Biokompatibilität

BIOKOMPATIBILITÄTSTESTS FÜR MEDIZINPRODUKTE

Medizinprodukte erfordern je nach ihrer Klassifikation und ihrem Gebrauch unterschiedliche Grade an Biokompatibilitätstests. Die wichtigste Leitlinie für die grundlegenden Anforderungen an die biologische Sicherheit ist DIN EN ISO 10993 – Biologische Beurteilung von Medizinprodukten. Diese Norm definiert Produkte in Bezug auf ihre Invasivität und die Dauer des Patientenkontakts. Sie bestimmt anschließend, welche Stufe des Sicherheitstests Hersteller erfolgreich abschließen müssen, bevor sie ihr Produkt auf den Markt bringen.

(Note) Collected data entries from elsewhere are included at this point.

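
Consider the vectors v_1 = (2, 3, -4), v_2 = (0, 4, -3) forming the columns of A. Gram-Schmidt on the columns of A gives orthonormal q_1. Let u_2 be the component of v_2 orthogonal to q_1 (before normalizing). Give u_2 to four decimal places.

u_2 = (-1.6552, 1.5172, 0.3103)

q_1 = v_1/‖v_1‖ = (2, 3, -4)/5.3852 = (0.3714, 0.5571, -0.7428).
r_{12} = q_1·v_2 = 4.4567.
u_2 = v_2 − 4.4567·q_1 = (-1.6552, 1.5172, 0.3103).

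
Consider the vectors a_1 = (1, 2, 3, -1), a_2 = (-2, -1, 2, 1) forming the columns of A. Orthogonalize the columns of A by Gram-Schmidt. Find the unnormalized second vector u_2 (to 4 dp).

u_2 = (-2.0667, -1.1333, 1.8000, 1.0667)

e_1 = a_1/‖a_1‖ = (1, 2, 3, -1)/3.8730 = (0.2582, 0.5164, 0.7746, -0.2582).
r_{12} = e_1·a_2 = 0.2582.
u_2 = a_2 − 0.2582·e_1 = (-2.0667, -1.1333, 1.8000, 1.0667).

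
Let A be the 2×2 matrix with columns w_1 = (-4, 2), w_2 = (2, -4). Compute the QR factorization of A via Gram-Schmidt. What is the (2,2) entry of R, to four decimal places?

r_{22} = 2.6833

q_1 = w_1/‖w_1‖ = (-4, 2)/4.4721 = (-0.8944, 0.4472).
r_{12} = q_1·w_2 = -3.5777.
u_2 = w_2 + 3.5777·q_1 = (-1.2000, -2.4000).
r_{22} = ‖u_2‖ = 2.6833.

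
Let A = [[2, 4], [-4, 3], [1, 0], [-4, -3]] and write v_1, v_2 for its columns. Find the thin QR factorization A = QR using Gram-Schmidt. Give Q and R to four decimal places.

Q = [[0.3288, 0.6280], [-0.6576, 0.6804], [0.1644, -0.0381], [-0.6576, -0.3759]], R = [[6.0828, 1.3152], [0.0000, 5.6807]]

v_1 = (2, -4, 1, -4); ‖v_1‖ = 6.0828, so q_1 = (0.3288, -0.6576, 0.1644, -0.6576).
q_1·v_2 = 0.3288·4 + (-0.6576)·3 + 0.1644·0 + (-0.6576)·(-3) = 1.3152.
u_2 = v_2 − 1.3152·q_1 = (3.5676, 3.8649, -0.2162, -2.1351).
‖u_2‖ = 5.6807, so q_2 = (0.6280, 0.6804, -0.0381, -0.3759).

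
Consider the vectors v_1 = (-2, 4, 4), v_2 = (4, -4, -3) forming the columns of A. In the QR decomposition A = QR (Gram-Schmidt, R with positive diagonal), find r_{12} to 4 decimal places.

r_{12} = -6.0000

v_1 = (-2, 4, 4); ‖v_1‖ = 6.0000, so e_1 = (-0.3333, 0.6667, 0.6667).
r_{12} = e_1·v_2 = -6.0000.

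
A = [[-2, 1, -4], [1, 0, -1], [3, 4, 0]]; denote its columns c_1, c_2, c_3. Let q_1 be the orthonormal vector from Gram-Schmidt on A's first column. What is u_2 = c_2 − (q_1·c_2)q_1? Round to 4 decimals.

q_1 = c_1/‖c_1‖ = (-2, 1, 3)/3.7417 = (-0.5345, 0.2673, 0.8018).
r_{12} = q_1·c_2 = 2.6726.
u_2 = c_2 − 2.6726·q_1 = (2.4286, -0.7143, 1.8571).

u_2 = (2.4286, -0.7143, 1.8571)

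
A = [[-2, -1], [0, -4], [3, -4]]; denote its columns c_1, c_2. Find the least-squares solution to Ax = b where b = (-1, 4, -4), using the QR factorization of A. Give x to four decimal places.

x = (-0.9726, -0.2644)

c_1 = (-2, 0, 3); ‖c_1‖ = 3.6056, so e_1 = (-0.5547, 0.0000, 0.8321).
e_1·c_2 = (-0.5547)·(-1) + 0.0000·(-4) + 0.8321·(-4) = -2.7735.
u_2 = c_2 + 2.7735·e_1 = (-2.5385, -4.0000, -1.6923).
‖u_2‖ = 5.0307, so e_2 = (-0.5046, -0.7951, -0.3364).
Qᵀb = (-2.7735, -1.3303).
Back-substitute: x_2 = -1.3303/5.0307 = -0.2644.
x_1 = (-2.7735 + 2.7735·(-0.2644))/3.6056 = -0.9726.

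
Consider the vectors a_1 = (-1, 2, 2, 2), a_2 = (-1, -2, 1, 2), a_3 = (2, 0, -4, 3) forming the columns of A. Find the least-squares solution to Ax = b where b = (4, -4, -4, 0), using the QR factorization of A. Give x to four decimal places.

a_1 = (-1, 2, 2, 2); ‖a_1‖ = 3.6056, so e_1 = (-0.2774, 0.5547, 0.5547, 0.5547).
e_1·a_2 = (-0.2774)·(-1) + 0.5547·(-2) + 0.5547·1 + 0.5547·2 = 0.8321.
u_2 = a_2 − 0.8321·e_1 = (-0.7692, -2.4615, 0.5385, 1.5385).
‖u_2‖ = 3.0509, so e_2 = (-0.2521, -0.8068, 0.1765, 0.5043).
e_1·a_3 = (-0.2774)·2 + 0.5547·0 + 0.5547·(-4) + 0.5547·3 = -1.1094; e_2·a_3 = (-0.2521)·2 + (-0.8068)·0 + 0.1765·(-4) + 0.5043·3 = 0.3026.
u_3 = a_3 + 1.1094·e_1 − 0.3026·e_2 = (1.7686, 0.8595, -3.4380, 3.4628).
‖u_3‖ = 5.2610, so e_3 = (0.3362, 0.1634, -0.6535, 0.6582).
Qᵀb = (-5.5470, 1.5128, 3.3052).
Back-substitute: x_3 = 3.3052/5.2610 = 0.6282.
x_2 = (1.5128 − 0.3026·0.6282)/3.0509 = 0.4336.
x_1 = (-5.5470 − 0.8321·0.4336 + 1.1094·0.6282)/3.6056 = -1.4452.

x = (-1.4452, 0.4336, 0.6282)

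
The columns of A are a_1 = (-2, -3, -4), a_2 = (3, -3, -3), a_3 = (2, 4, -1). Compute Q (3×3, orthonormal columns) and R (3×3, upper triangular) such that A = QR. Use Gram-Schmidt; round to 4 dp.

Q = [[-0.3714, 0.9197, 0.1270], [-0.5571, -0.3302, 0.7620], [-0.7428, -0.2122, -0.6350]], R = [[5.3852, 2.7854, -2.2283], [0.0000, 4.3865, 0.7311], [0.0000, 0.0000, 3.9370]]

a_1 = (-2, -3, -4); ‖a_1‖ = 5.3852, so q_1 = (-0.3714, -0.5571, -0.7428).
q_1·a_2 = (-0.3714)·3 + (-0.5571)·(-3) + (-0.7428)·(-3) = 2.7854.
u_2 = a_2 − 2.7854·q_1 = (4.0345, -1.4483, -0.9310).
‖u_2‖ = 4.3865, so q_2 = (0.9197, -0.3302, -0.2122).
q_1·a_3 = (-0.3714)·2 + (-0.5571)·4 + (-0.7428)·(-1) = -2.2283; q_2·a_3 = 0.9197·2 + (-0.3302)·4 + (-0.2122)·(-1) = 0.7311.
u_3 = a_3 + 2.2283·q_1 − 0.7311·q_2 = (0.5000, 3.0000, -2.5000).
‖u_3‖ = 3.9370, so q_3 = (0.1270, 0.7620, -0.6350).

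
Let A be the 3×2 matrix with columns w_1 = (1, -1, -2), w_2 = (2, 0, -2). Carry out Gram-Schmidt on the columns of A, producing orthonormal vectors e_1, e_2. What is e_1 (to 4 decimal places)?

e_1 = (0.4082, -0.4082, -0.8165)

e_1 = w_1/‖w_1‖ = (1, -1, -2)/2.4495 = (0.4082, -0.4082, -0.8165).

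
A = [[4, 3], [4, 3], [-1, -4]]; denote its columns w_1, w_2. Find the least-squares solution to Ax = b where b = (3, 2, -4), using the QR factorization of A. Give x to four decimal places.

w_1 = (4, 4, -1); ‖w_1‖ = 5.7446, so q_1 = (0.6963, 0.6963, -0.1741).
q_1·w_2 = 0.6963·3 + 0.6963·3 + (-0.1741)·(-4) = 4.8742.
u_2 = w_2 − 4.8742·q_1 = (-0.3939, -0.3939, -3.1515).
‖u_2‖ = 3.2004, so q_2 = (-0.1231, -0.1231, -0.9847).
Qᵀb = (4.1779, 3.3235).
Back-substitute: x_2 = 3.3235/3.2004 = 1.0385.
x_1 = (4.1779 − 4.8742·1.0385)/5.7446 = -0.1538.

x = (-0.1538, 1.0385)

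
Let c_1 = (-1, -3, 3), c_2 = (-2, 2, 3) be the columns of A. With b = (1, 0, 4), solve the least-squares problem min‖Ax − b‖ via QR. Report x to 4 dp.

c_1 = (-1, -3, 3); ‖c_1‖ = 4.3589, so e_1 = (-0.2294, -0.6882, 0.6882).
e_1·c_2 = (-0.2294)·(-2) + (-0.6882)·2 + 0.6882·3 = 1.1471.
u_2 = c_2 − 1.1471·e_1 = (-1.7368, 2.7895, 2.2105).
‖u_2‖ = 3.9603, so e_2 = (-0.4386, 0.7044, 0.5582).
Qᵀb = (2.5236, 1.7941).
Back-substitute: x_2 = 1.7941/3.9603 = 0.4530.
x_1 = (2.5236 − 1.1471·0.4530)/4.3589 = 0.4597.

x = (0.4597, 0.4530)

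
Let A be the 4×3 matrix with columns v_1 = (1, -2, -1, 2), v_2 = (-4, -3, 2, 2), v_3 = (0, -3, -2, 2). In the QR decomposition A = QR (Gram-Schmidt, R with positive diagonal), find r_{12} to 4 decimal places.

r_{12} = 1.2649

v_1 = (1, -2, -1, 2); ‖v_1‖ = 3.1623, so q_1 = (0.3162, -0.6325, -0.3162, 0.6325).
r_{12} = q_1·v_2 = 1.2649.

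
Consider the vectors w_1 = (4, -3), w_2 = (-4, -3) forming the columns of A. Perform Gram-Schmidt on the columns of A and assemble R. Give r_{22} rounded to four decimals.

r_{22} = 4.8000

q_1 = w_1/‖w_1‖ = (4, -3)/5.0000 = (0.8000, -0.6000).
r_{12} = q_1·w_2 = -1.4000.
u_2 = w_2 + 1.4000·q_1 = (-2.8800, -3.8400).
r_{22} = ‖u_2‖ = 4.8000.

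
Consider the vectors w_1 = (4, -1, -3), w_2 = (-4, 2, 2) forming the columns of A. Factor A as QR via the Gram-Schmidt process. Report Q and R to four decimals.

e_1 = w_1/‖w_1‖ = (4, -1, -3)/5.0990 = (0.7845, -0.1961, -0.5883).
r_{12} = e_1·w_2 = -4.7068.
u_2 = w_2 + 4.7068·e_1 = (-0.3077, 1.0769, -0.7692).
‖u_2‖ = 1.3587, so e_2 = (-0.2265, 0.7926, -0.5661).

Q = [[0.7845, -0.2265], [-0.1961, 0.7926], [-0.5883, -0.5661]], R = [[5.0990, -4.7068], [0.0000, 1.3587]]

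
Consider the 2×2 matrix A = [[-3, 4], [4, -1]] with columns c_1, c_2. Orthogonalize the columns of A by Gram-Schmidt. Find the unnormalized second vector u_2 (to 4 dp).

c_1 = (-3, 4); ‖c_1‖ = 5.0000, so q_1 = (-0.6000, 0.8000).
q_1·c_2 = (-0.6000)·4 + 0.8000·(-1) = -3.2000.
u_2 = c_2 + 3.2000·q_1 = (2.0800, 1.5600).

u_2 = (2.0800, 1.5600)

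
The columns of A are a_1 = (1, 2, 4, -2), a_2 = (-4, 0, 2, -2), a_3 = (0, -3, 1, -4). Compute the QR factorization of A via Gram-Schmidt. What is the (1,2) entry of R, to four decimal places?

r_{12} = 1.6000

a_1 = (1, 2, 4, -2); ‖a_1‖ = 5.0000, so q_1 = (0.2000, 0.4000, 0.8000, -0.4000).
r_{12} = q_1·a_2 = 1.6000.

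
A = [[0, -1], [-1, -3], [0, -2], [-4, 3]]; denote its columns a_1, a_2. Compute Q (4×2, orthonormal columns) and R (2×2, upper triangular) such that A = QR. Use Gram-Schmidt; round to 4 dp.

Q = [[0.0000, -0.2342], [-0.2425, -0.8265], [0.0000, -0.4684], [-0.9701, 0.2066]], R = [[4.1231, -2.1828], [0.0000, 4.2703]]

e_1 = a_1/‖a_1‖ = (0, -1, 0, -4)/4.1231 = (0.0000, -0.2425, 0.0000, -0.9701).
r_{12} = e_1·a_2 = -2.1828.
u_2 = a_2 + 2.1828·e_1 = (-1.0000, -3.5294, -2.0000, 0.8824).
‖u_2‖ = 4.2703, so e_2 = (-0.2342, -0.8265, -0.4684, 0.2066).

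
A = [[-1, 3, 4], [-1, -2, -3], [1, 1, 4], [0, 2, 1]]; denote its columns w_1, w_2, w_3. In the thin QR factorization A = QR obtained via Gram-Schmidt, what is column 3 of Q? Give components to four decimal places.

e_3 = (0.3780, 0.2520, 0.6299, -0.6299)

e_1 = w_1/‖w_1‖ = (-1, -1, 1, 0)/1.7321 = (-0.5774, -0.5774, 0.5774, 0.0000).
r_{12} = e_1·w_2 = 0.0000.
u_2 = w_2 + 0.0000·e_1 = (3.0000, -2.0000, 1.0000, 2.0000).
‖u_2‖ = 4.2426, so e_2 = (0.7071, -0.4714, 0.2357, 0.4714).
r_{13} = e_1·w_3 = 1.7321; r_{23} = e_2·w_3 = 5.6569.
u_3 = w_3 − 1.7321·e_1 − 5.6569·e_2 = (1.0000, 0.6667, 1.6667, -1.6667).
‖u_3‖ = 2.6458, so e_3 = (0.3780, 0.2520, 0.6299, -0.6299).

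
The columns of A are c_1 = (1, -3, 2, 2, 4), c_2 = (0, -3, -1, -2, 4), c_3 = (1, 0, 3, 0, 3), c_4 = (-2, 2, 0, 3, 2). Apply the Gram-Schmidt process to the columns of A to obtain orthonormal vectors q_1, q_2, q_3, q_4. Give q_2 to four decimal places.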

Die Risikoanalyse ist ein sehr wichtiger Aspekt dieser Arbeit. Die Betonung sollte darauf liegen, dass Tests nur dann durchgeführt werden, wenn es unbedingt erforderlich ist, und vorzugsweise eine chemische/Materialcharakterisierung zu verwenden. Der Service von MET liefert die anfängliche Risikoanalyse für das Produkt und die Komponenten und schlägt ein Testprogramm vor. Wir beschränken Tests auf Zytotoxizität und chemische Stoffanalysen, soweit dies möglich ist. Unser Extractables- und Leachables-Service wird auf fünf verschiedenen Intensitäts-Leveln angeboten, wobei eine Auswahl abhängig von der Anwendung des Produkts getroffen wird. Eine abschließende Analyse des Toxizitätsrisikos gibt vollständiges Vertrauen in das Produkt.

Schauen Sie sich unsere Tabelle mit Anforderungen für Biokompatibilitätstests für biologische Sicherheitstests nach DIN EN ISO 10993 für eine schnelle Bewertung Ihres Produkts an. Die Tabelle finden Sie hier!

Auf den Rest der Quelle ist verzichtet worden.